Somehow a faulty system designed to manage millions of pounds of post office transactions passed system testing and was deployed across the UK post office network.
So how did it pass testing? What tests were executed? Unit, component, system, functional? (According to Justice Fraser’s court case judgement (http://www.bailii.org/ew/cases/EWHC/QB/2019/3408.html) we do know that regression testing was executed albeit with significant gaps.)
We don’t know much around the actual details on testing and very few in our testing community seem to be asking why? Was it in fact an organisational failure rather than a failure to rigorously test?
Was it due to our industries obsession and drive for a shared quality culture resulting in no one taking ownership? Was everyone responsible and no one?
Or perhaps all the various phases of testing were in fact executed perfectly – the test automation detected issues and the regression suites resulted in the logging of multiple high severity defects. A number of whistle blowers seemed to suggest that whilst the project was subject to the usual plethora of unclear requirements, slack development practices and general demoralising, high pressure work patterns the testing itself was in fact raising copious numbers of high severity and high priority defects.
Maybe despite this no one felt they had the authority to speak up? Or perhaps they did but they were ignored or overruled.
Testing as a practice has for too long been weighed down by an inferiority complex when in fact it should be the loudest voice in the room. It’s no good knowing the ins and outs of api testing or Cypress if as a software tester you not able to present a firm and cohesive case for NOT deploying a system riddle with defects.

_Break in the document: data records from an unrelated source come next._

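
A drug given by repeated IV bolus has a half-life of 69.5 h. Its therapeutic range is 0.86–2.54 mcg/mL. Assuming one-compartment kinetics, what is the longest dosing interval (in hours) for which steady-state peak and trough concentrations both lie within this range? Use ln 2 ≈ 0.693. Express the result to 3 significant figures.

k = 0.693 / t½ = 0.693 / 69.5 = 0.009971 h⁻¹
Between IV bolus doses, concentration decays as C = C₀·e^(−kτ), so C_peak/C_trough = e^(kτ).
τ_max = ln(C_peak/C_trough) / k = ln(2.54/0.86) / 0.009971 = 1.083 / 0.009971 = 108.6 h

109 h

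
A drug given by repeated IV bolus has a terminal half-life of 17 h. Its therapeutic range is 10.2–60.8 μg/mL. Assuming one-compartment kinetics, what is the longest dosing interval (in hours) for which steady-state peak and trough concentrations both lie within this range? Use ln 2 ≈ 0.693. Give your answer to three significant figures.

k = 0.693 / t½ = 0.693 / 17 = 0.04076 h⁻¹
Between IV bolus doses, concentration decays as C = C₀·e^(−kτ), so C_peak/C_trough = e^(kτ).
τ_max = ln(C_peak/C_trough) / k = ln(60.8/10.2) / 0.04076 = 1.785 / 0.04076 = 43.79 h

43.8 h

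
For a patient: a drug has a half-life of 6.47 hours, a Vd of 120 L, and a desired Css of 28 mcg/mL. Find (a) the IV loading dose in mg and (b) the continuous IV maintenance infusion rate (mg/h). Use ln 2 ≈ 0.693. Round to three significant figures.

(a) 3360 mg; (b) 360 mg/h

LD = Vd × C = 120.0 × 28 = 3360 mg
CL = 0.693 × Vd / t½ = 0.693 × 120.0 / 6.47 = 12.85 L/h
Infusion rate = CL × Css = 12.85 × 28 = 359.8 mg/h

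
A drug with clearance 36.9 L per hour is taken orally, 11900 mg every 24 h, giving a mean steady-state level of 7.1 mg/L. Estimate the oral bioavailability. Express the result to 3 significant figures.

0.528

F·D/τ = CL·Css at steady state → F = CL·Css·τ / D.
F = 36.9 × 7.1 × 24 / 11900 = 0.528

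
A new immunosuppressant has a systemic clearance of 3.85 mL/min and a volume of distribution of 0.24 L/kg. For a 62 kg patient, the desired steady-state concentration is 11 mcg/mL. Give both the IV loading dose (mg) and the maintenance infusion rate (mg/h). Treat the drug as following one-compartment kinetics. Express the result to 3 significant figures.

(a) 164 mg; (b) 2.54 mg/h

Vd = 0.24 L/kg × 62 kg = 14.88 L
Loading: fill Vd to C_target → 14.88 L × 11 mg/L = 163.7 mg
CL = 3.85 mL/min = 3.85 × 0.06 = 0.2310 L/h
Infusion rate = 0.2310 L/h × 11 mg/L = 2.541 mg/h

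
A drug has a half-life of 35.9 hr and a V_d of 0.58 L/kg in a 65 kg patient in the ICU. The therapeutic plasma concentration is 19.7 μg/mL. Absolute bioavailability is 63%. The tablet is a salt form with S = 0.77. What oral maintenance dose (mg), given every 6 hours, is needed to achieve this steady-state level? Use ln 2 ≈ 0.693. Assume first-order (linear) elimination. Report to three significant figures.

177 mg

Vd(total) = 65 kg × 0.58 L/kg = 37.70 L
k = 0.693/35.9 = 0.01930 h⁻¹, so CL = k·Vd = 0.01930 × 37.70 = 0.7276 L/h
D = CL × Css × τ / F / S = 0.7276 × 19.7 × 6 / 0.63 / 0.77 = 177.3 mg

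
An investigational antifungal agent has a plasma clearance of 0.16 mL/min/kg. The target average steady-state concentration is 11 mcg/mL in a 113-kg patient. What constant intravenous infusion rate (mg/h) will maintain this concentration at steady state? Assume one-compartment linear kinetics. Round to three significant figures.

CL = 0.16 mL/min/kg × 113 kg = 18.08 mL/min = 18.08 × 60/1000 = 1.085 L/h
At steady state, infusion rate equals elimination rate: rate in = CL × Css.
Rate = CL × Css = 1.085 × 11 = 11.94 mg/h

11.9 mg/h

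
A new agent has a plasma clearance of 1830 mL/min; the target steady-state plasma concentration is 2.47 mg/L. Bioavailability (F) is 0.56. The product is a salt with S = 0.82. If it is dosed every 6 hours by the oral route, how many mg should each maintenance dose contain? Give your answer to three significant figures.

3540 mg

CL = 1830 mL/min = 1830 × 0.06 = 109.8 L/h
D = CL × Css × τ / F / S = 109.8 × 2.47 × 6 / 0.56 / 0.82 = 3544 mg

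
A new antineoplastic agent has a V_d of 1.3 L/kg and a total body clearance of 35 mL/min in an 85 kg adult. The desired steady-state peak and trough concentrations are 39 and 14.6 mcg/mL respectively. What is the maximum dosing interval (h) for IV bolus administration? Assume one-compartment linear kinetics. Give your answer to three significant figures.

51.7 h

Vd = 1.3 L/kg × 85 kg = 110.5 L
Convert clearance: 35 mL/min × 60 min/h ÷ 1000 mL/L = 2.100 L/h
k = CL / Vd = 2.100 / 110.5 = 0.01900 h⁻¹
Between IV bolus doses, concentration decays as C = C₀·e^(−kτ), so C_peak/C_trough = e^(kτ).
τ_max = ln(C_peak/C_trough) / k = ln(39/14.6) / 0.01900 = 0.9825 / 0.01900 = 51.71 h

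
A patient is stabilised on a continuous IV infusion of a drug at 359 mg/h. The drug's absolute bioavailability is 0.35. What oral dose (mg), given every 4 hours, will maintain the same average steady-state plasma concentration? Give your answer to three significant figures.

To maintain the same Css, the systemic dosing rate must be unchanged: F·D/τ = infusion rate.
D = rate × τ / F = 359 × 4 / 0.35 = 4103 mg

4100 mg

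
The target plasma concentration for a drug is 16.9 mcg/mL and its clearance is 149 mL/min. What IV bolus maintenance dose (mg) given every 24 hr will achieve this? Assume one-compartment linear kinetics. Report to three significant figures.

3630 mg

CL = 149 mL/min × 60/1000 = 8.940 L/h
D = CL × Css × τ = 8.940 × 16.9 × 24 = 3626 mg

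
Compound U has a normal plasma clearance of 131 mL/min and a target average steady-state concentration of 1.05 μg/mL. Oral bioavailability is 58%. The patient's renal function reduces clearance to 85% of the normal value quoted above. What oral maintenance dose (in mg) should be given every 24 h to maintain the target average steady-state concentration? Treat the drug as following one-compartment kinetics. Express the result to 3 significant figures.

290 mg

CL = 131 mL/min × 60/1000 = 7.860 L/h
Patient clearance = 0.85 × 7.860 = 6.681 L/h
D = CL × Css × τ / F = 6.681 × 1.05 × 24 / 0.58 = 290.3 mg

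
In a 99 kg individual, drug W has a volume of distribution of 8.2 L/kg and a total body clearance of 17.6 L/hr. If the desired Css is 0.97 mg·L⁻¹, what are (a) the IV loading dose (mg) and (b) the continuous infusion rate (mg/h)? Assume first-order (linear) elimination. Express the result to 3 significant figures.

Vd(total) = 99 kg × 8.2 L/kg = 811.8 L
Loading dose = Vd × C = 811.8 × 0.97 = 787.4 mg
Maintenance: replace elimination → rate = CL × Css = 17.60 × 0.97 = 17.07 mg/h

(a) 787 mg; (b) 17.1 mg/h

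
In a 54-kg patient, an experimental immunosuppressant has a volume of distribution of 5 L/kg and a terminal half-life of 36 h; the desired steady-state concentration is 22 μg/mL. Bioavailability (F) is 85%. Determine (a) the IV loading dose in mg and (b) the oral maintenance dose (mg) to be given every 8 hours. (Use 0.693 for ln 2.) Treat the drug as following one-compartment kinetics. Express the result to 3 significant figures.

(a) 5940 mg; (b) 1080 mg

Vd(total) = 54 kg × 5 L/kg = 270.0 L
LD = Vd × C = 270.0 × 22 = 5940 mg
CL = 0.693 × Vd / t½ = 0.693 × 270.0 / 36 = 5.198 L/h
D = CL × Css × τ / F = 5.198 × 22 × 8 / 0.85 = 1076 mg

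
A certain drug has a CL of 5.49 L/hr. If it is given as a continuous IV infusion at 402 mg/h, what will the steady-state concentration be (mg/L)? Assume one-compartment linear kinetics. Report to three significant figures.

Css = rate / CL = 402 / 5.490 = 73.22 mg/L

73.2 mg/L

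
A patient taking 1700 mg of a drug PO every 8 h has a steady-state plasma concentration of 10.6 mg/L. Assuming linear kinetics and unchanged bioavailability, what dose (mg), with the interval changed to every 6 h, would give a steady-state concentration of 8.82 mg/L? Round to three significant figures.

For first-order elimination, Css ∝ F·D/(CL·τ); F and CL are unchanged, so Css ∝ D/τ.
D₂ = D₁ × (Css,target / Css,current) × (τ₂/τ₁) = 1700 × (8.82/10.6) × (6/8) = 1061 mg

1060 mg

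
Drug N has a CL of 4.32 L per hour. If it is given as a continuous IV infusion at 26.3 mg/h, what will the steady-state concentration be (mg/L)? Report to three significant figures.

Css = rate / CL = 26.3 / 4.320 = 6.088 mg/L

6.09 mg/L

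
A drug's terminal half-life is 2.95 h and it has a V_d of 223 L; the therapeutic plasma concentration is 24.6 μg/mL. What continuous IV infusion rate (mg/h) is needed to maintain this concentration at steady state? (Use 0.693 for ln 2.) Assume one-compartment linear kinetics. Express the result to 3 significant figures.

k = 0.693/2.95 = 0.2349 h⁻¹, so CL = k·Vd = 0.2349 × 223.0 = 52.38 L/h
Infusion rate = CL × Css = 52.38 × 24.6 = 1289 mg/h

1290 mg/h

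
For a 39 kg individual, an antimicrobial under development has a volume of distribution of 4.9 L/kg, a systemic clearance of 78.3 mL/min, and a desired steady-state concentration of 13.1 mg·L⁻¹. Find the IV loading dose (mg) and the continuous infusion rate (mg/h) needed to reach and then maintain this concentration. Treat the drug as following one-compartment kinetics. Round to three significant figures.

Vd = 4.9 L/kg × 39 kg = 191.1 L
LD = Vd · C_target = 191.1 × 13.1 = 2503 mg
CL = 78.3 mL/min × 60/1000 = 4.698 L/h
Maintenance infusion rate = CL × Css = 4.698 × 13.1 = 61.54 mg/h

(a) 2500 mg; (b) 61.5 mg/h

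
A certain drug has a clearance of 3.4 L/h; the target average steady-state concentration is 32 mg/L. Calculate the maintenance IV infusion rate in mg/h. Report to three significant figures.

109 mg/h

Infusion rate = CL · Css = 3.400 L/h × 32 mg/L = 108.8 mg/h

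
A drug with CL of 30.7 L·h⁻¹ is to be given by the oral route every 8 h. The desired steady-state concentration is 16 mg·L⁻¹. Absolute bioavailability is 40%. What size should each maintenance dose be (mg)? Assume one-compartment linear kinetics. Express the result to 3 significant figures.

9820 mg

D = CL × Css × τ / F = 30.70 × 16 × 8 / 0.4 = 9824 mg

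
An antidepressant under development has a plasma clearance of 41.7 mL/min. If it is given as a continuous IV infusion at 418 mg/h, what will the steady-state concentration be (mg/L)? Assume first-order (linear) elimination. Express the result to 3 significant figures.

Convert clearance: 41.7 mL/min × 60 min/h ÷ 1000 mL/L = 2.502 L/h
Css = rate / CL = 418 / 2.502 = 167.1 mg/L

167 mg/L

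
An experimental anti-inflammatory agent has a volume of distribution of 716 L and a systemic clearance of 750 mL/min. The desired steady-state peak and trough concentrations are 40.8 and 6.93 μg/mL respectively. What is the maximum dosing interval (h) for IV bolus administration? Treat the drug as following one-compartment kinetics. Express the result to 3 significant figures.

CL = 750 mL/min = 750 × 0.06 = 45.00 L/h
k = CL / Vd = 45.00 / 716.0 = 0.06285 h⁻¹
Between IV bolus doses, concentration decays as C = C₀·e^(−kτ), so C_peak/C_trough = e^(kτ).
τ_max = ln(C_peak/C_trough) / k = ln(40.8/6.93) / 0.06285 = 1.773 / 0.06285 = 28.21 h

28.2 h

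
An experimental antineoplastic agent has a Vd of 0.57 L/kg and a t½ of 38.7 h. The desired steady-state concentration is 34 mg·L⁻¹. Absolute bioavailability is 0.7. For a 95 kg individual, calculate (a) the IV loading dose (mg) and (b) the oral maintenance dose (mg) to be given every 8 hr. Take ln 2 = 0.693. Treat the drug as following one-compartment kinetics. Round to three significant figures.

Total Vd = 0.57 × 95 = 54.15 L
LD = Vd × C = 54.15 × 34 = 1841 mg
CL = 0.693 × Vd / t½ = 0.693 × 54.15 / 38.7 = 0.9697 L/h
D = CL × Css × τ / F = 0.9697 × 34 × 8 / 0.7 = 376.8 mg

(a) 1840 mg; (b) 377 mg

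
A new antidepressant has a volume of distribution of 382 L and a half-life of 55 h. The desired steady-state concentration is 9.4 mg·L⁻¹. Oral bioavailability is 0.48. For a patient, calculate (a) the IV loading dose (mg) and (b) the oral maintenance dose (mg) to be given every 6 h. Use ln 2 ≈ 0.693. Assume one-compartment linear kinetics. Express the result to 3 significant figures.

LD = Vd × C = 382.0 × 9.4 = 3591 mg
CL = 0.693 × Vd / t½ = 0.693 × 382.0 / 55 = 4.813 L/h
D = CL × Css × τ / F = 4.813 × 9.4 × 6 / 0.48 = 565.5 mg

(a) 3590 mg; (b) 566 mg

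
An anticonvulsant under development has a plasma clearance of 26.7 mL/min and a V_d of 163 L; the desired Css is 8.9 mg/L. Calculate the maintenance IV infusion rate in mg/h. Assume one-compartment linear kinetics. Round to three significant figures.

14.3 mg/h

CL = 26.7 mL/min × 60/1000 = 1.602 L/h
Infusion rate = CL · Css = 1.602 L/h × 8.9 mg/L = 14.26 mg/h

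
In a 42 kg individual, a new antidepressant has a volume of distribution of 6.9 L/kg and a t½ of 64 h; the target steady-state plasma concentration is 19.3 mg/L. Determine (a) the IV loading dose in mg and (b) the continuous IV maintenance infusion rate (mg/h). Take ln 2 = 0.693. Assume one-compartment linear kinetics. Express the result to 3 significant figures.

Vd = 6.9 L/kg × 42 kg = 289.8 L
LD = Vd × C = 289.8 × 19.3 = 5593 mg
CL = 0.693 × Vd / t½ = 0.693 × 289.8 / 64 = 3.138 L/h
Infusion rate = CL × Css = 3.138 × 19.3 = 60.56 mg/h

(a) 5590 mg; (b) 60.6 mg/h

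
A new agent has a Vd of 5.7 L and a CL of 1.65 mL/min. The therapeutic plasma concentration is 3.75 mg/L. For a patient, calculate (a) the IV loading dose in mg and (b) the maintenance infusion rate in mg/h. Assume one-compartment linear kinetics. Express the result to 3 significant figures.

(a) 21.4 mg; (b) 0.371 mg/h

LD = Vd · C_target = 5.700 × 3.75 = 21.38 mg
CL = 1.65 mL/min × 60/1000 = 0.09900 L/h
Maintenance: replace elimination → rate = CL × Css = 0.09900 × 3.75 = 0.3713 mg/h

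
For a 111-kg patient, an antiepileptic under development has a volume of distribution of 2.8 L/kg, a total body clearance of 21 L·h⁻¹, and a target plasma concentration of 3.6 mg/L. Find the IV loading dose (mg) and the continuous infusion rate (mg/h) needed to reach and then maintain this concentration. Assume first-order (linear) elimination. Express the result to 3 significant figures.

Vd(total) = 111 kg × 2.8 L/kg = 310.8 L
Loading: fill Vd to C_target → 310.8 L × 3.6 mg/L = 1119 mg
Infusion rate = 21.00 L/h × 3.6 mg/L = 75.60 mg/h

(a) 1120 mg; (b) 75.6 mg/h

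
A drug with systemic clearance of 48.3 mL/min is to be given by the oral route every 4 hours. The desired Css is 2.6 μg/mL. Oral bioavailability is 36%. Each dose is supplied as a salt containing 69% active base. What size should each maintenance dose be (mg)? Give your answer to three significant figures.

121 mg

CL = 48.3 mL/min = 48.3 × 0.06 = 2.898 L/h
D = CL × Css × τ / F / S = 2.898 × 2.6 × 4 / 0.36 / 0.69 = 121.3 mg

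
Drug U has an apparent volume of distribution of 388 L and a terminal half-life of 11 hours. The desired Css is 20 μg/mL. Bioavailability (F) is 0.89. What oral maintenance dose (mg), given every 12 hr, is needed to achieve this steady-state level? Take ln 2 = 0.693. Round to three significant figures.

6590 mg

CL = ln 2 · Vd / t½ = 0.693 × 388.0 / 11 = 24.44 L/h
D = CL × Css × τ / F = 24.44 × 20 × 12 / 0.89 = 6591 mg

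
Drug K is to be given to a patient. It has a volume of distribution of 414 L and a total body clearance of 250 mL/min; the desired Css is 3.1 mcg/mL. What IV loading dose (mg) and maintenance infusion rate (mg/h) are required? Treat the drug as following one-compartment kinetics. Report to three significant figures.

(a) 1280 mg; (b) 46.5 mg/h

Loading dose = Vd × C = 414.0 × 3.1 = 1283 mg
CL = 250 mL/min = 250 × 0.06 = 15.00 L/h
Maintenance: replace elimination → rate = CL × Css = 15.00 × 3.1 = 46.50 mg/h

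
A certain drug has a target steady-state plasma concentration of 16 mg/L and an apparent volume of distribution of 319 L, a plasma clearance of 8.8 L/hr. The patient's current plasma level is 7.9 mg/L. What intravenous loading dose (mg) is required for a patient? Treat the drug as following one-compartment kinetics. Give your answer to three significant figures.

2580 mg

Concentration deficit ΔC = 16 − 7.9 = 8.100 mg/L
LD = Vd × ΔC = 319.0 × 8.100 = 2584 mg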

Perhaps all of the testing was in house or the teams had ‘embedded testers’ leading to confirmation bias or were simply under pressure to deliver. Would an independent test team have helped prevent this tragedy?
Beyond Nick Wallis’s view that the dev and test teams were under enormous pressure we simply don’t know enough of the detail – it’s pure supposition and that is what is so frustrating. So why is our industry so quiet on this high profile issue? Do a quick search and from a software testing perspective you will only find a post from James Christie, a software tester and ex-auditor (which you can read here https://clarotesting.wordpress.com/tag/post-office/)
Where are the discussion forums? Where are the explanations from the Fujitsu testers who worked on the Horizon system? Understandably they may fear for their jobs but surely some of them have moved on by now.
If we don’t know what happened then how can we learn from the mistakes made? The Post Office Scandal should be a software testing case study up there with the 1986 Space Shuttle tragedy (if you can get hold of the manuscript you will be amazed how the test engineers who warned about the defective Space Shuttle ‘O’ rings were effectively shouted down – ‘the weather is good, the pressure is on, we’re launching on Thursday’ – sounds familiar?).
We should be studying this scandal as part of our software testing certifications. It should be compulsory reading at university.
Perhaps the long and the short of it was there was no incentive to care about the results of testing. After all Fujitsu have never said sorry or been liable to pay any compensation. In fact, the company has since won a further £3.1 billion in government contracts. And that is a broader economic and societal failing that no amount of software testing can fix.